Are you clear about your company’s place in the world?

Regardless of the industry you’re in, it’s incredibly difficult to stand out and gain the attention and interest of distracted, busy, overwhelmed buyers (people). Let alone get them to actually take action and pull out the credit card. Some research says the average american is exposed to between 4,000 and 10,000 advertisements each day. Chances of your brand being one of the few people actually remember is slim to none. As a marketer, that’s your starting point. Encouraging, right? 

In this legendary video clip of Steve Jobs, he quipped: “We’re not going to get a chance to get people to remember much about us. No company is.” This is coming from the guy that led the most iconic brand of our time. A brand with a market cap of over one trillion dollars.
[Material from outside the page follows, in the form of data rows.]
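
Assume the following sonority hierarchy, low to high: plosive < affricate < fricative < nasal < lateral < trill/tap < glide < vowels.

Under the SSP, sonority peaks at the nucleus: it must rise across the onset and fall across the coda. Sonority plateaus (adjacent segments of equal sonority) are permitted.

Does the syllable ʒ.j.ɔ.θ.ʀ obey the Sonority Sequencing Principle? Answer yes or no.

no

Onset: /ʒ/ is a fricative (sonority 3), /j/ is a glide (sonority 7); then the nucleus /ɔ/ (sonority 8).
Onset profile 3-7-8 — rises to the nucleus.
Coda: /θ/ is a fricative (sonority 3), /ʀ/ is a trill/tap (sonority 6).
Coda profile 8-3-6 — does not fall throughout.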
Yes, trillion with a T.

He went on to say “so we have to be really clear about what we want them to know about us”. These 16 words are the essence of marketing

We all try to channel our inner Steve Jobs from time to time, but even then we still need frameworks and tools to help us work towards superior clarity in our brand values and messages. In reading ‘Power Branding’, by Steve McKee, I ran across a framework that seems to do a good job with this challenge of getting to clarity with our brands. He calls it the ‘Five S Framework’. The goal is getting really clear about where your brand fits in the world.

Here’s what it looks like:

  1. Someone… your brand serves better than others. (Mountain Dew)
  2. Something… that makes it unique. (Altoids)
  3. Somehow… about the way it’s made. (Maker’s Mark)
  4. Sometime… that it’s best used. (Weekends were made for Michelob)
  5. Somewhere… it’s perfect for. (Tide to Go)

On average, I don’t think we spend enough time thinking deeply about each of these dimensions of our differentiation strategy. We think about them, certainly, maybe just not deeply enough to where we really stress test our ideas on who our ‘someone’ is, for example.

It’s interesting to combine the five ‘S’ idea with ‘five whys’. In other words, when you say your someone is the director of IT at mid-market enterprises, ask why five times until it becomes crystal clear. You’ll uncover other specifics about your ‘someone’ that you maybe didn’t consider before. Do that for each ‘S’. 

“We’re not going to get a chance to get people to remember much about us. No company is. So we have to be really clear about what we want them to know about us.” ~Steve Jobs

If you’re a marketer, I commend you for working in an incredibly challenging, very complex profession. You have the power to create meaningful, lasting work. That’s what makes the marketing profession so wonderful. 

Thanks to both Steve’s (Jobs and McKee). You inspire us.